Giant funds post big returns, but may contain some risks

Los Angeles Times columnist

Popularity often is the kiss of death for an investment.

Yet some of the nation's largest mutual funds have generated great returns for their investors in recent years even as a massive wave of fresh cash has poured in.

These funds, managed by firms including American Funds, Dodge & Cox and Davis Funds, have rewarded investors who have stayed aboard rather than seeking out smaller, less-well-known portfolios.

The biggest case in point: the Growth Fund of America, part of the Los Angeles-based American Funds group, has swelled from $36 billion in assets in 2002 to about $160 billion now, making it by far the largest stock fund.

Despite that torrent of new money, Growth Fund last year earned a total return of 10.9 percent, four percentage points better than the average fund that focuses on large-company growth stocks, according to Morningstar Inc.

American Funds and its mega-fund peers, all veteran money management firms, receive high marks from Morningstar for their stock-picking prowess.

Even so, there's an element of sheer momentum helping these funds. As their returns rise, more investors are attracted to them. As money flows in, the fund managers may in part just add to stocks they already own, further boosting their returns--and piquing more investors' interest.

Whatever the combination of skill and luck, as these already-huge portfolios continue to balloon, some fund industry analysts worry about a day of reckoning.

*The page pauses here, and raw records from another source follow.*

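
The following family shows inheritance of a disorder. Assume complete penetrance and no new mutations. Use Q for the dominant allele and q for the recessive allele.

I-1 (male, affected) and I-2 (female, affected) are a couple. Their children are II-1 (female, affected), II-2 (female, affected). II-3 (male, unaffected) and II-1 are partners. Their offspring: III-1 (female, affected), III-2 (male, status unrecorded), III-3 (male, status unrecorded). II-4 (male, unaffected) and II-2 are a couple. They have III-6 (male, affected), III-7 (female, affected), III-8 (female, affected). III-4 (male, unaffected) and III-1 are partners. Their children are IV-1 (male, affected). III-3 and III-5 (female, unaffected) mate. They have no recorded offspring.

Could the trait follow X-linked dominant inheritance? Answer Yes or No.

Yes

A consistent assignment under X-linked dominant exists: I-1 X^Q Y, I-2 X^Q X^Q, II-1 X^Q X^Q, II-2 X^Q X^Q, II-3 X^q Y, II-4 X^q Y, III-1 X^Q X^q, III-2 X^Q Y, III-3 X^Q Y, III-4 X^q Y, III-5 X^q X^q, III-6 X^Q Y, III-7 X^Q X^q, III-8 X^Q X^q, IV-1 X^Q Y.
In this assignment every recorded phenotype matches its genotype and every non-founder's genotype is obtainable from its parents' genotypes, so the pedigree is consistent.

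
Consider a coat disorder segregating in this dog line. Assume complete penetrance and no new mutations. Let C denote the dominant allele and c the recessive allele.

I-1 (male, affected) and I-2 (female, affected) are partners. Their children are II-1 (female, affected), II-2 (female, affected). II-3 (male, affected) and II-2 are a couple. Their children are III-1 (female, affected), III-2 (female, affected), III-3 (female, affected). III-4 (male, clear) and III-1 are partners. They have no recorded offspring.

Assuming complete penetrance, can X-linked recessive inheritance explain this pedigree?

Yes

A consistent assignment under X-linked recessive exists: I-1 X^c Y, I-2 X^c X^c, II-1 X^c X^c, II-2 X^c X^c, II-3 X^c Y, III-1 X^c X^c, III-2 X^c X^c, III-3 X^c X^c, III-4 X^C Y.
In this assignment every recorded phenotype matches its genotype and every non-founder's genotype is obtainable from its parents' genotypes, so the pedigree is consistent.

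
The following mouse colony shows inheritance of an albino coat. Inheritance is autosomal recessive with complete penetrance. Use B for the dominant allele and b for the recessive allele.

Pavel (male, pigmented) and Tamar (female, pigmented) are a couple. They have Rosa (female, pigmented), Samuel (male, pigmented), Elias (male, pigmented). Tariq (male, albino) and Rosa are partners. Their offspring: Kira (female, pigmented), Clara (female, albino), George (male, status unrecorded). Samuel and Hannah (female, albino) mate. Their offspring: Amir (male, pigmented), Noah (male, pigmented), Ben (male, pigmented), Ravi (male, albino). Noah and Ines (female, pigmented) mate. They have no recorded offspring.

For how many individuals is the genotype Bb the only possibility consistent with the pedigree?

6

Obligate heterozygotes: Rosa is pigmented so carries B and passed b to Clara (bb), so Rosa is Bb; Samuel is pigmented so carries B and passed b to Ravi (bb), so Samuel is Bb; Kira is pigmented so carries B and received b from Tariq (bb), so Kira is Bb; Amir is pigmented so carries B and received b from Hannah (bb), so Amir is Bb; Noah is pigmented so carries B and received b from Hannah (bb), so Noah is Bb; Ben is pigmented so carries B and received b from Hannah (bb), so Ben is Bb.
Every other individual is either homozygous by phenotype or has at least one consistent homozygous assignment, so the count is 6.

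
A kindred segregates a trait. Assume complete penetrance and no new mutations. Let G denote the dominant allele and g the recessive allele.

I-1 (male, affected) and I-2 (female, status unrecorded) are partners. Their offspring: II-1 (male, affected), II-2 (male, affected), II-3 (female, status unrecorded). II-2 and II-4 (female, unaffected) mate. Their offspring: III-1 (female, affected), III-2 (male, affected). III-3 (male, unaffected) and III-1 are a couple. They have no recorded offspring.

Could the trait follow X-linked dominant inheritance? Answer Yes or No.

No

Under X-linked dominant, III-2 (affected, male) cannot arise from II-2 (affected) × II-4 (unaffected).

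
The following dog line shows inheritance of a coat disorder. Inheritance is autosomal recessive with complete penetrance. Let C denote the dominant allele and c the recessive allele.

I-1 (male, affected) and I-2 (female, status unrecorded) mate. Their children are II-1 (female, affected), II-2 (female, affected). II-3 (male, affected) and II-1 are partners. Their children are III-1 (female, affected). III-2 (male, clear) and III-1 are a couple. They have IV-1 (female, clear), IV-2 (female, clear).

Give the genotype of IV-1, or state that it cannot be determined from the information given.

From phenotype alone, IV-1 is CC or Cc.
IV-1 is clear so carries C and received c from III-1 (cc), so IV-1 is Cc.

Cc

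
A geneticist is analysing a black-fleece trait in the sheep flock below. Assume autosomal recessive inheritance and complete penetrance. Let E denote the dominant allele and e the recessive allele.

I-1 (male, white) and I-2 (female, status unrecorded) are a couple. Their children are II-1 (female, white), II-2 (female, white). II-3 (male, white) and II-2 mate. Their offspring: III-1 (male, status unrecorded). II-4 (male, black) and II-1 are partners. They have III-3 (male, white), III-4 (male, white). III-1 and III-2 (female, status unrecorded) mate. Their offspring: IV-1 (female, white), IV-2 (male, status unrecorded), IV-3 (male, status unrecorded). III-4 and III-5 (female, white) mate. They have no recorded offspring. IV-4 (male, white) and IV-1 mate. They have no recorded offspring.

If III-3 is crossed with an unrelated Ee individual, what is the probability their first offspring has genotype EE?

1/4

III-3 is white so carries E and received e from II-4 (ee), so III-3 is Ee.
The cross gives 1/4 EE : 1/2 Ee : 1/4 ee, so P(offspring has genotype EE) = 1/4.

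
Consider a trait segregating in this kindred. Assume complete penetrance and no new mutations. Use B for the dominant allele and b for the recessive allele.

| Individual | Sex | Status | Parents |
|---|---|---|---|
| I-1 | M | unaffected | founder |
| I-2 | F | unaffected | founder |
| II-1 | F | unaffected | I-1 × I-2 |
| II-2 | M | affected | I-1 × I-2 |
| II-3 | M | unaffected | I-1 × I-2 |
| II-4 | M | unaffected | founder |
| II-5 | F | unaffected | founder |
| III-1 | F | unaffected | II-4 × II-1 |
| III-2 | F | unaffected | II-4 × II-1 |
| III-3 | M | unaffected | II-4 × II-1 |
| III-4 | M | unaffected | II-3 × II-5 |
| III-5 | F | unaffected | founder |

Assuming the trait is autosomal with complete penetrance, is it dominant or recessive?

recessive

I-1 and I-2 are both unaffected yet have an affected child II-2. Under dominance, an affected child requires at least one affected parent, so the trait cannot be dominant.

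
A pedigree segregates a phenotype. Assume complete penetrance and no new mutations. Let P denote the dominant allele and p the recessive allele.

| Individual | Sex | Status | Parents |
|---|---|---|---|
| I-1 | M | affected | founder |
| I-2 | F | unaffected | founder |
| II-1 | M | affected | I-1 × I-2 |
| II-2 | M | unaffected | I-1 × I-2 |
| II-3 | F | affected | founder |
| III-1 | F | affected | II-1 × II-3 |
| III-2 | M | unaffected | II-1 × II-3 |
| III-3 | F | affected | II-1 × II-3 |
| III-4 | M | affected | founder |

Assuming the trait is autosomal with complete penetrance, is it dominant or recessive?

dominant

II-1 and II-3 are both affected yet have an unaffected child III-2. Under a recessive model two affected parents are homozygous and every child would be affected, so the trait cannot be recessive.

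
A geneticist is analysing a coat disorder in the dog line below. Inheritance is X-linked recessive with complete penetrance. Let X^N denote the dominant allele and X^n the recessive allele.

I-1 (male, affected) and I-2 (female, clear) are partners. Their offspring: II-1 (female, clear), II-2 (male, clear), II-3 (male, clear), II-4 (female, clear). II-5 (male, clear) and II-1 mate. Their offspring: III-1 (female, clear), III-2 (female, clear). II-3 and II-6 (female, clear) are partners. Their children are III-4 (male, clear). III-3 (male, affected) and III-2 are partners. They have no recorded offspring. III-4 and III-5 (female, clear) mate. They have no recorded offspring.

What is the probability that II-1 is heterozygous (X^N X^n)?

II-1 is clear so carries N and received n from I-1 (X^n Y), so II-1 is X^N X^n, giving P(X^N X^n) = 1.

1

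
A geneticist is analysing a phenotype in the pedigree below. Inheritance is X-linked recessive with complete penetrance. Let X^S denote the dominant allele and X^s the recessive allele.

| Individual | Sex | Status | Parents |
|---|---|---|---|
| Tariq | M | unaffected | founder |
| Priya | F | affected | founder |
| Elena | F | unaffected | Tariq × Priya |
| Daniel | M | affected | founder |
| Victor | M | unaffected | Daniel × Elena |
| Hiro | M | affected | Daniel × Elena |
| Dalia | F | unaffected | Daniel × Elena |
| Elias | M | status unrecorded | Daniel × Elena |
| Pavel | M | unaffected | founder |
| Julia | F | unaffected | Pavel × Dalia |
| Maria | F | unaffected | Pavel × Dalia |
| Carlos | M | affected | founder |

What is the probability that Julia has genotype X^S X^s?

Pavel is unaffected, so Pavel is X^S Y.
Dalia is unaffected so carries S and received s from Daniel (X^s Y), so Dalia is X^S X^s.
Their cross gives offspring ratios 1/2 X^S X^S : 1/2 X^S X^s. Conditioning on Julia being unaffected, P(X^S X^s) = 1/2 / 1 = 1/2.

1/2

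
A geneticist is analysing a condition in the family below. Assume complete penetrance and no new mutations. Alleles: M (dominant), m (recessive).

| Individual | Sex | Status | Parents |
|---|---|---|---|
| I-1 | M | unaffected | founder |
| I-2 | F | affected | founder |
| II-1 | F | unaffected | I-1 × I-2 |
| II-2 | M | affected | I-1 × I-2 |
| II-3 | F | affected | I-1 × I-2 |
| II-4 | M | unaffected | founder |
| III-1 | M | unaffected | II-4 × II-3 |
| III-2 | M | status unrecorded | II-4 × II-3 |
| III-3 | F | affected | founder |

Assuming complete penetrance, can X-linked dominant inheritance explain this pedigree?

A consistent assignment under X-linked dominant exists: I-1 X^m Y, I-2 X^M X^m, II-1 X^m X^m, II-2 X^M Y, II-3 X^M X^m, II-4 X^m Y, III-1 X^m Y, III-2 X^M Y, III-3 X^M X^M.
In this assignment every recorded phenotype matches its genotype and every non-founder's genotype is obtainable from its parents' genotypes, so the pedigree is consistent.

Yes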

One issue is whether there simply is a limit to the amount of money that any single portfolio manager, or team of managers, can take on before they run out of good ideas.

That question has been raised many times before--it dogged legendary stock picker Peter Lynch in the 1980s as his fund, Fidelity Magellan, swelled to $14 billion from $18 million.

Lynch's $14 billion, however, looks like a modest sum compared with what the modern mega-funds hold. Davis New York Venture Fund has $44 billion in assets; Fidelity Diversified International holds $47 billion; Dodge & Cox Stock has $65 billion.

The size question is asked most often about the American Funds portfolios.

Most major fund companies offer scores or even hundreds of individual funds. American Funds, owned by Capital Group Cos., has just 30 funds in all.

Paul Haaga, executive vice president of Capital's fund-management arm, said the company's philosophy always has been that good stock picking doesn't need to be packaged and sold like myriad flavors of candy. The firm stresses the fundamentals: Find good companies, try to buy the stocks when they're cheap, and hold for the long haul.

As for the hands-on management, Capital Group employs a team approach: Each fund is divided into slices that are individually managed by Capital Group "portfolio counselors."

Growth Fund of America, for example, has 10 managers. The firm's second-largest fund, the $95 billion EuroPacific Growth fund, has eight managers.

Capital Group has long maintained that its approach means there's no risk of a fund becoming too big to manage. As assets grow, so does the team.

Paul Herbert, an analyst at Morningstar who tracks American Funds, said that despite the company's approach, he'd feel better if Capital Group considered closing some of its biggest funds to new investors.

"I'm still worried that the funds' continued growth will end up eroding their performance records," to the detriment of current shareholders, he said.

Many fund companies have closed popular funds, at least temporarily, in recent decades when money has poured into particular market niches.

But closing a fund also can be a marketing ploy. Fund companies sometimes close a portfolio, then quickly open a clone that proposes to make similar investments--but with higher fund management fees.

Capital Group has a better idea, Haaga said: Any of its portfolio managers can say they don't want to take on new money. When that happens, the multiple-manager system allows for cash to be directed to other managers who have investments they want to pursue.

In a sense, Haaga said, "We close portfolios all the time," without closing an entire fund.

Even if they aren't weighed down by their size, the star mega-funds of the last few years could face another performance challenge: Their "value" investing theme could go out of style.

Value stocks--shares that appear cheap relative to earnings and other measures--have been the market leaders in this decade. That has been a dramatic switch from the late-1990s, when growth stocks (shares of companies whose earnings are expected to grow faster than average) led.

Many of the current fund giants tilt toward value.

The big test that lies ahead for the mega-funds is how investors react when value stocks finally stall out. If too many investors flee because of poor performance, they could wreak havoc with the portfolios by forcing managers to dump stocks.

Value investors often are considered to be less fickle than growth investors, but so many people have come into the value camp since 2000, their staying power has to be a question mark.

Tom Petruno is a columnist for the Los Angeles Times, a Tribune Co. newspaper.